BookmarkSubscribeRSS Feed
🔒 This topic is solved and locked. Need further help from the community? Please sign in and ask a new question.
JuanS_OCS
Amethyst | Level 16

@doug_sas That was indeed helpfull. OK, I think we are getting closer.

 

2020-03-02T13:51:55Z TRACE [00000015] sasinst - haManagerProcessService: name=sas_obj_spwn_utf8_ha_svc, numNeeded=3, numRunning=0
2020-03-02T13:51:55Z TRACE [00000015] sasinst - haManagerProcessService: host AAAAAAAAA is not FREE, it is INVALID
2020-03-02T13:51:55Z TRACE [00000015] sasinst - haManagerProcessService: host BBBBBBBBB is not FREE, it is INVALID
2020-03-02T13:51:55Z TRACE [00000015] sasinst - haManagerProcessService: host CCCCCCCCC is not FREE, it is INVALID
2020-03-02T13:51:55Z TRACE [00000015] sasinst - haManagerProcessService: no hosts available
2020-03-02T13:51:55Z TRACE [00000015] sasinst - haManagerProcessService: Exit
2020-03-02T13:51:55Z TRACE [00000015] sasinst - haManagerProcessServices: service sas_obj_spwn_utf8_ha_svc has 0 running, 0 launchErrors, 0 runErrors, state=ADDED

I think this explains a little bit more.
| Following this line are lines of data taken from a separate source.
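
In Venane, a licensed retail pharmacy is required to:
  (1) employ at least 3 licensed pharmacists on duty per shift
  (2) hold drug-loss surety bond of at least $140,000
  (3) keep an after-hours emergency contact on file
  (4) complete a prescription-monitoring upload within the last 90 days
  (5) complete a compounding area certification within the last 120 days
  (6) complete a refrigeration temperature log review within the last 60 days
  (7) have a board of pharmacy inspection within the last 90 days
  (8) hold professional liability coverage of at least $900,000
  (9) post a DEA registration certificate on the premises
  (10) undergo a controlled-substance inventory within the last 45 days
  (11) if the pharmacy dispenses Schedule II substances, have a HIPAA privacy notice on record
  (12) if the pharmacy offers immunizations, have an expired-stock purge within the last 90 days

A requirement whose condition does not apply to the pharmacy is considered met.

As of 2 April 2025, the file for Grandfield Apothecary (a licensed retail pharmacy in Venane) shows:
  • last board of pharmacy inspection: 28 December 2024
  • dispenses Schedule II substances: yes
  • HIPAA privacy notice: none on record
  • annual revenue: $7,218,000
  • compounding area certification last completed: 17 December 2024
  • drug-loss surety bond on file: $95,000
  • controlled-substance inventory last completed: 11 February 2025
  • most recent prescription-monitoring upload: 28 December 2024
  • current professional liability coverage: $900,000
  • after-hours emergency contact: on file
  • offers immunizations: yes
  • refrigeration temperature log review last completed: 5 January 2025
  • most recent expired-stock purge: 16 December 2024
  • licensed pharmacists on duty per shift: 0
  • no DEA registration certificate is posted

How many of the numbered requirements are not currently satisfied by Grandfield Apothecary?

1. licensed pharmacists on duty per shift 0 < 3 → not met
2. drug-loss surety bond $95,000 < $140,000 → not met
3. after-hours emergency contact present → met
4. prescription-monitoring upload 95 days ago vs limit 90 → not met
5. compounding area certification 106 days ago vs limit 120 → met
6. refrigeration temperature log review 87 days ago vs limit 60 → not met
7. board of pharmacy inspection 95 days ago vs limit 90 → not met
8. professional liability coverage $900,000 ≥ $900,000 → met
9. DEA registration certificate absent → not met
10. controlled-substance inventory 50 days ago vs limit 45 → not met
11. condition 'dispenses Schedule II substances' holds; HIPAA privacy notice absent → not met
12. condition 'offers immunizations' holds; expired-stock purge 107 days ago vs limit 90 → not met
Not met: 9 of 12

9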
Do you know why it is recognizing the hosts as "not FREE" and "INVALID"? Or how I can get more information about how SWO gets those messages?

 

 

 

 

doug_sas
SAS Employee

This is where you need to send the entire log to tech support to get it analyzed. 

JuanS_OCS
Amethyst | Level 16

Yes, that is done, although there is not really much more than that.

doug_sas
SAS Employee

You may need to turn on the App.Grid.SGMG.Log.Master logger to trace to get the status of the hosts. 

JuanS_OCS
Amethyst | Level 16

Hi @doug_sas ,

 

the hosts are OPEN-OK.

 

could you please explain the message "host is not FREE, it is INVALID", and the meaning of FREE/not FREE and INVALID? as they are, I think, undocumented.

 

Thank you in advance.

 

doug_sas
SAS Employee

FREE means the host is available to be used for that service.

INVALID means that the service failed to start on that host so many times it has been taken out of consideration for running the service.

 

The real problem is that the service fails to run on the daemons. Hopefully the reason why will be in the daemon log files when you run with the App.Grid.SGMG.Logs.HA logger set to trace on the daemons.

JuanS_OCS
Amethyst | Level 16

Thanks so much, this helps me to better understand, certainly.

 

For me to feel sure, when you refer to make the changes on the daemons, and setting trace to daemons... what you mean is to not change this setting in the SWO GUI interface, but in the config/Lev1/Grid/logconfig.xml // config/Lev1/Grid/logconfig.trace.xml , and the daemon would be sgmg.sh?

doug_sas
SAS Employee
Yes. Use <config>/<LevX>/Grid/logconfig.trace.xml on all daemons as the logging configuration.
JuanS_OCS
Amethyst | Level 16

Got you. Thanks, will do.

JuanS_OCS
Amethyst | Level 16

Hi @doug_sas , everyone,

 

an update and good news. I managed to get this working for one ObjectSpawner. 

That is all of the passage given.